To complete this example, let's startup a second Nginx container and review its deployment:
$ docker run -d -p 80:80 nginx $ docker ps CONTAINER ID IMAGE COMMAND CREATED STATUS PORTS NAMES 737d5d37d5a6 nginx "nginx -g 'daemon off" About a minute ago Up About a minute 192.168.99.102:80->80/tcp, 443/tcp agent2/condescending_galileo cc6d627873f7 nginx "nginx -g 'daemon off" 3 minutes ago Up 3 minutes 192.168.99.101:80->80/tcp, 443/tcp agent1/goofy_bassi
As you can see, Swarm deployed the first Nginx container to agent1 and the second to agent2. The algorithm it uses to deploy containers is to search for the agent with the least number of containers and deploy the newly requested container there. You can connect to the new instance at the following URL:
You now have a Swarm cluster with two agents running two Nginx containers. Verify that you can access both. When you're finished, you can clean up your environment by stopping containers as you normally would, with the
docker stop command:
$ docker stop 737 737 $ docker ps CONTAINER ID IMAGE COMMAND CREATED STATUS PORTS NAMES cc6d627873f7 nginx "nginx -g 'daemon off" 6 minutes ago Up 6 minutes 192.168.99.101:80->80/tcp, 443/tcp agent1/goofy_bassi $ docker stop cc6 cc6 $ docker ps CONTAINER ID IMAGE COMMAND CREATED STATUS PORTS NAMES
Both Nginx containers are now stopped. You can stop Docker Swarm using the
docker-machine stop command:
$ docker-machine ls NAME ACTIVE DRIVER STATE URL SWARM DOCKER ERRORS agent1 - virtualbox Running tcp://192.168.99.101:2376 v1.11.1 agent2 - virtualbox Running tcp://192.168.99.102:2376 v1.11.1 default - virtualbox Stopped Unknown manager - virtualbox Running tcp://192.168.99.100:2376 v1.11.1 $ docker-machine stop agent1 Stopping "agent1"... Machine "agent1" was stopped. $ docker-machine stop agent2 Stopping "agent2"... Machine "agent2" was stopped. $ docker-machine stop manager Stopping "manager"... Machine "manager" was stopped. $ docker-machine ls NAME ACTIVE DRIVER STATE URL SWARM DOCKER ERRORS agent1 - virtualbox Stopped Unknown agent2 - virtualbox Stopped Unknown default - virtualbox Stopped Unknown manager - virtualbox Stopped Unknown
At this point the containers have been stopped as well as the Docker Swarm machines. You can restart those as you wish, using the discovery token that you created earlier.
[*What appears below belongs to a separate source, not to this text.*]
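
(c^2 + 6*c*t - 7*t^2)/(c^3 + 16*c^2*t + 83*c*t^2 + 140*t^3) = (c - t)/(c^2 + 9*c*t + 20*t^2)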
This article provided an overview of Docker Swarm and demonstrated how to create a Swarm cluster on your local machine. In began with a primer on Docker itself, then reviewed the two most popular Docker clustering technologies, namely Amazon ECS and Docker Swarm, and then it demonstrated, step-by-step, how to create a Docker Swarm cluster. Through the process we discussed Swarm discovery tokens as the unique identifier for a cluster, managers that manage the cluster and deploy containers to agents, and agents that run containers. At this point you should understand Docker Swarm with enough detail to setup and run a local environment.
From here, I recommend that you review the online documentation about running Docker Swarm in production. Production deployment could warrant a full article in and of itself, but the core concepts are similar: run a virtual machine with the Docker Engine, run a discovery backend (their example uses Consul), run the manager by starting the
swarm Docker container in "manage" mode, run agents (or nodes as they call them) by starting
swarm containers in "join" mode, and deploy containers to the manager, which in turn will distribute them to agents in the cluster.